Voici quelques éléments de ce que Saputo a annoncé lundi : des investissements de 50 millions en trois ans pour diminuer de 20 % les émissions de gaz à effet de serre de ses activités, pour baisser de 10 % sa consommation d’eau, pour réduire de 25 % sa quantité totale de déchets et, finalement, pour diminuer de 50 % son gaspillage alimentaire d’ici 2025.

Est-ce qu’il faut applaudir à tout rompre ? 

Peut-être pas encore. 

« Nous devons être prudemment optimistes, vigilants, m’a confié lundi Emma Pullman. Et nous avons l’intention de faire le suivi. » 

Mais c’est une bonne nouvelle. « Je suis clairement encouragée », a-t-elle ajouté.

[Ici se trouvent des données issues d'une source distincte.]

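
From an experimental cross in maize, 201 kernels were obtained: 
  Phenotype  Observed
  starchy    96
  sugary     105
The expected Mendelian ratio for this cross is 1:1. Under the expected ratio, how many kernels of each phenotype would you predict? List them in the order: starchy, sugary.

The 1:1 ratio has 2 parts, so with N = 201 the expected counts are:
  starchy: 201 × 1/2 = 100.5
  sugary: 201 × 1/2 = 100.5

100.5, 100.5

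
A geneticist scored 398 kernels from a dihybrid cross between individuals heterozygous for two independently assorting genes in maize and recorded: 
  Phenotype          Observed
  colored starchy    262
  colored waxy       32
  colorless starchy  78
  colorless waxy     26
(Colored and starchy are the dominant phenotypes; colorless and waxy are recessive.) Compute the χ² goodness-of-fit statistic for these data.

31.043

A dihybrid F₂ with independent assortment and complete dominance at both loci gives a 9:3:3:1 phenotypic ratio.
Under the 9:3:3:1 hypothesis (Σ ratio = 16, N = 398):
  colored starchy: 398 × 9/16 = 223.875
  colored waxy: 398 × 3/16 = 74.625
  colorless starchy: 398 × 3/16 = 74.625
  colorless waxy: 398 × 1/16 = 24.875
χ² = Σ (O − E)² / E
  colored starchy: (262 − 223.875)² / 223.875 = 6.4925
  colored waxy: (32 − 74.625)² / 74.625 = 24.3469
  colorless starchy: (78 − 74.625)² / 74.625 = 0.1526
  colorless waxy: (26 − 24.875)² / 24.875 = 0.0509
χ² = 6.4925 + 24.3469 + 0.1526 + 0.0509 = 31.0429 ≈ 31.043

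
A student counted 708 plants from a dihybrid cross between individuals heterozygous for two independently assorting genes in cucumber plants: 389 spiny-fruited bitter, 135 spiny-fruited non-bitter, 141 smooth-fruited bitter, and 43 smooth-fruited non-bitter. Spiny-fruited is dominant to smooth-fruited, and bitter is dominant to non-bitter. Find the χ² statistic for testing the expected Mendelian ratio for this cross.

A dihybrid F₂ with independent assortment and complete dominance at both loci gives a 9:3:3:1 phenotypic ratio.
Expected counts for N = 708 under a 9:3:3:1 ratio (total parts = 16):
  spiny-fruited bitter: 708 × 9/16 = 398.25
  spiny-fruited non-bitter: 708 × 3/16 = 132.75
  smooth-fruited bitter: 708 × 3/16 = 132.75
  smooth-fruited non-bitter: 708 × 1/16 = 44.25
χ² = Σ (O − E)² / E
  spiny-fruited bitter: (389 − 398.25)² / 398.25 = 0.2148
  spiny-fruited non-bitter: (135 − 132.75)² / 132.75 = 0.0381
  smooth-fruited bitter: (141 − 132.75)² / 132.75 = 0.5127
  smooth-fruited non-bitter: (43 − 44.25)² / 44.25 = 0.0353
χ² = 0.2148 + 0.0381 + 0.5127 + 0.0353 = 0.8009 ≈ 0.801

0.801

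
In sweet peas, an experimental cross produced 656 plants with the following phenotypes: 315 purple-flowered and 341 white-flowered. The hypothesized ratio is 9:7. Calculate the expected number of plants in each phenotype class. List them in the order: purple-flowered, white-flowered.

Expected counts for N = 656 under a 9:7 ratio (total parts = 16):
  purple-flowered: 656 × 9/16 = 369
  white-flowered: 656 × 7/16 = 287

369, 287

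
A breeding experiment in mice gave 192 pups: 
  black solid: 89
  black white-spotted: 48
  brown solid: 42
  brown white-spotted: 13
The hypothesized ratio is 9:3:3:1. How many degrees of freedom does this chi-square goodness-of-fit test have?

A goodness-of-fit test with 4 phenotype classes has df = 4 − 1 = 3.

3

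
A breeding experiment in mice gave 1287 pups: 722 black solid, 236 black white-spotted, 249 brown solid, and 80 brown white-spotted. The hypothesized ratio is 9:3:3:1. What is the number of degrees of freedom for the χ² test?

3

A goodness-of-fit test with 4 phenotype classes has df = 4 − 1 = 3.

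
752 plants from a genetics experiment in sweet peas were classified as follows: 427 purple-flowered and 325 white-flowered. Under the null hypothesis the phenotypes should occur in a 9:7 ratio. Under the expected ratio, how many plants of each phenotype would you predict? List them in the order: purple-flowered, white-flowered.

Total ratio parts = 16. Expected numbers out of 752:
  purple-flowered: 752 × 9/16 = 423
  white-flowered: 752 × 7/16 = 329

423, 329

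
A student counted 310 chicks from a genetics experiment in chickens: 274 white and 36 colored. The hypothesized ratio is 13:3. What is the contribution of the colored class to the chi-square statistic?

Expected counts for N = 310 under a 13:3 ratio (total parts = 16):
  white: 310 × 13/16 = 251.875
  colored: 310 × 3/16 = 58.125
Contribution of colored: (36 − 58.125)² / 58.125 = 8.4218

8.422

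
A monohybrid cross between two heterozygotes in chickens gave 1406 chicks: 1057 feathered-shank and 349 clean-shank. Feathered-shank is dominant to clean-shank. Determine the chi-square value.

For a monohybrid cross between heterozygotes with complete dominance, the expected phenotypic ratio is 3:1.
Total ratio parts = 4. Expected numbers out of 1406:
  feathered-shank: 1406 × 3/4 = 1054.5
  clean-shank: 1406 × 1/4 = 351.5
χ² = Σ (O − E)² / E
  feathered-shank: (1057 − 1054.5)² / 1054.5 = 0.0059
  clean-shank: (349 − 351.5)² / 351.5 = 0.0178
χ² = 0.0059 + 0.0178 = 0.0237 ≈ 0.024

0.024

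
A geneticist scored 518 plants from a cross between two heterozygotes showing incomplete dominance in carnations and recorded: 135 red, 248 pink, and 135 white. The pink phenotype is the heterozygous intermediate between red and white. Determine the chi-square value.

With incomplete dominance, a heterozygote × heterozygote cross gives a 1:2:1 phenotypic ratio.
Expected counts for N = 518 under a 1:2:1 ratio (total parts = 4):
  red: 518 × 1/4 = 129.5
  pink: 518 × 2/4 = 259
  white: 518 × 1/4 = 129.5
χ² = Σ (O − E)² / E
  red: (135 − 129.5)² / 129.5 = 0.2336
  pink: (248 − 259)² / 259 = 0.4672
  white: (135 − 129.5)² / 129.5 = 0.2336
χ² = 0.2336 + 0.4672 + 0.2336 = 0.9344 ≈ 0.934

0.934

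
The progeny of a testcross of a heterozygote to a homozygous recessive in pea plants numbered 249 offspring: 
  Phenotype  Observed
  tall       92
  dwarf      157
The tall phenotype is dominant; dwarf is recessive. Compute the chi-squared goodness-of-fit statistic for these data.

16.968

A testcross of a heterozygote (Aa × aa) gives a 1:1 phenotypic ratio.
The 1:1 ratio has 2 parts, so with N = 249 the expected counts are:
  tall: 249 × 1/2 = 124.5
  dwarf: 249 × 1/2 = 124.5
χ² = Σ (O − E)² / E
  tall: (92 − 124.5)² / 124.5 = 8.4839
  dwarf: (157 − 124.5)² / 124.5 = 8.4839
χ² = 8.4839 + 8.4839 = 16.9678 ≈ 16.968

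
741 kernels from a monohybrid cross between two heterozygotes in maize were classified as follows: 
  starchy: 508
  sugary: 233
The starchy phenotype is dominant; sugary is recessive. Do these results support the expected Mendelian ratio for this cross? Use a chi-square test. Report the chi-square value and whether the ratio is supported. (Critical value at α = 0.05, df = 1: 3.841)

16.411; not consistent

For a monohybrid cross between heterozygotes with complete dominance, the expected phenotypic ratio is 3:1.
Under the 3:1 hypothesis (Σ ratio = 4, N = 741):
  starchy: 741 × 3/4 = 555.75
  sugary: 741 × 1/4 = 185.25
χ² = Σ (O − E)² / E
  starchy: (508 − 555.75)² / 555.75 = 4.1027
  sugary: (233 − 185.25)² / 185.25 = 12.3080
χ² = 4.1027 + 12.3080 = 16.4107 ≈ 16.411
Degrees of freedom = 2 − 1 = 1; critical value at α = 0.05 is 3.841.
Since 16.411 > 3.841, we reject the null hypothesis — the data do not fit the 3:1 ratio.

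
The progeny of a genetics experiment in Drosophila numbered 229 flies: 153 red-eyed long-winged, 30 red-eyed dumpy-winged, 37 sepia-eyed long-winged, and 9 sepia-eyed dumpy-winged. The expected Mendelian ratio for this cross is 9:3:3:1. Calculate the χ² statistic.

Under the 9:3:3:1 hypothesis (Σ ratio = 16, N = 229):
  red-eyed long-winged: 229 × 9/16 = 128.8125
  red-eyed dumpy-winged: 229 × 3/16 = 42.9375
  sepia-eyed long-winged: 229 × 3/16 = 42.9375
  sepia-eyed dumpy-winged: 229 × 1/16 = 14.3125
χ² = Σ (O − E)² / E
  red-eyed long-winged: (153 − 128.8125)² / 128.8125 = 4.5418
  red-eyed dumpy-winged: (30 − 42.9375)² / 42.9375 = 3.8982
  sepia-eyed long-winged: (37 − 42.9375)² / 42.9375 = 0.8211
  sepia-eyed dumpy-winged: (9 − 14.3125)² / 14.3125 = 1.9719
χ² = 4.5418 + 3.8982 + 0.8211 + 1.9719 = 11.233

11.233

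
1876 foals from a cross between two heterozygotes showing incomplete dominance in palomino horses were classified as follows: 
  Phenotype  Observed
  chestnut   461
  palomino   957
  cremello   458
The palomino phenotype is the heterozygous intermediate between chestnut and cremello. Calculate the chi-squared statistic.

0.779

With incomplete dominance, a heterozygote × heterozygote cross gives a 1:2:1 phenotypic ratio.
Under the 1:2:1 hypothesis (Σ ratio = 4, N = 1876):
  chestnut: 1876 × 1/4 = 469
  palomino: 1876 × 2/4 = 938
  cremello: 1876 × 1/4 = 469
χ² = Σ (O − E)² / E
  chestnut: (461 − 469)² / 469 = 0.1365
  palomino: (957 − 938)² / 938 = 0.3849
  cremello: (458 − 469)² / 469 = 0.2580
χ² = 0.1365 + 0.3849 + 0.2580 = 0.7794 ≈ 0.779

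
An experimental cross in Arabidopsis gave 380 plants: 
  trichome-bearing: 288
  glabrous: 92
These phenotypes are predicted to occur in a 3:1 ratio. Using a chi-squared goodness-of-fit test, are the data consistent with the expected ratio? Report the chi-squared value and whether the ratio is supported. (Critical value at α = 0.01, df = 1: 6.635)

Under the 3:1 hypothesis (Σ ratio = 4, N = 380):
  trichome-bearing: 380 × 3/4 = 285
  glabrous: 380 × 1/4 = 95
χ² = Σ (O − E)² / E
  trichome-bearing: (288 − 285)² / 285 = 0.0316
  glabrous: (92 − 95)² / 95 = 0.0947
χ² = 0.0316 + 0.0947 = 0.1263 ≈ 0.126
Degrees of freedom = 2 − 1 = 1; critical value at α = 0.01 is 6.635.
Since 0.126 < 6.635, we fail to reject the null hypothesis — the data are consistent with the 3:1 ratio.

0.126; consistent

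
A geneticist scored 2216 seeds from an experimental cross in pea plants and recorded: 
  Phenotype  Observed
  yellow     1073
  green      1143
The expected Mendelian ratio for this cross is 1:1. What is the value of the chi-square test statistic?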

« La décision de Saputo de s’attaquer au gaspillage alimentaire, de remettre en question sa consommation d’eau et de considérer l’impact de ses décisions sur le climat est l’exemple parfait de ce qu’on peut obtenir en utilisant le pouvoir d’investissement des travailleurs, a commenté pour sa part la présidente du syndicat, Stephanie Smith. Cette décision est la preuve que faire face aux problèmes liés à l’environnement est bon à la fois pour la planète et la profitabilité. »

Saputo se donne donc cinq ans pour atteindre ses objectifs et se dote, pour le moment, d’un budget de 50 millions. 

Le chiffre peut sembler costaud, mais je tiens juste à vous rappeler ici que l’entreprise a fait 755 millions en profits pour l’exercice complété en mars 2019.

Évidemment que j’ai envie de dire qu’ils pourraient injecter plus de capital, surtout qu’il y a sûrement de l’argent à faire en se transformant. Les consommateurs le demandent, la population le demande, les analystes en marketing le constatent : le sceau écolo et éthique vend de plus en plus. 

« Le public fait de plus en plus preuve de discernement », note Mme Pullman.

Les consommateurs veulent des produits éthiques et verts, et ils posent des questions pour ne pas être victimes de fausses prétentions.

Et Saputo n’a pas le choix de prendre les devants dans un tel contexte. C’est une entreprise de produits laitiers, alors la vague végane déferle sur l’Amérique du Nord.

Dimanche soir, même le gagnant de l’Oscar du meilleur acteur, Joaquin Phoenix, a parlé du sort des pauvres veaux et vaches en acceptant son trophée. 

Cette tendance est sérieusement dans l’air, et si les entreprises de produits laitiers veulent y répondre, c’est d’abord et avant tout en se posant des questions profondes sur leurs méthodes de production.

Je ne sais pas si l’avenir est autant aux laits végétaux – dont on découvre de plus en plus les qualités et les défauts éthiques et écologiques – que la croissance des courbes de ventes le laisse croire. Mais chose certaine, l’industrie laitière traditionnelle doit se mettre à niveau. Et c’est ce que Saputo commence à faire.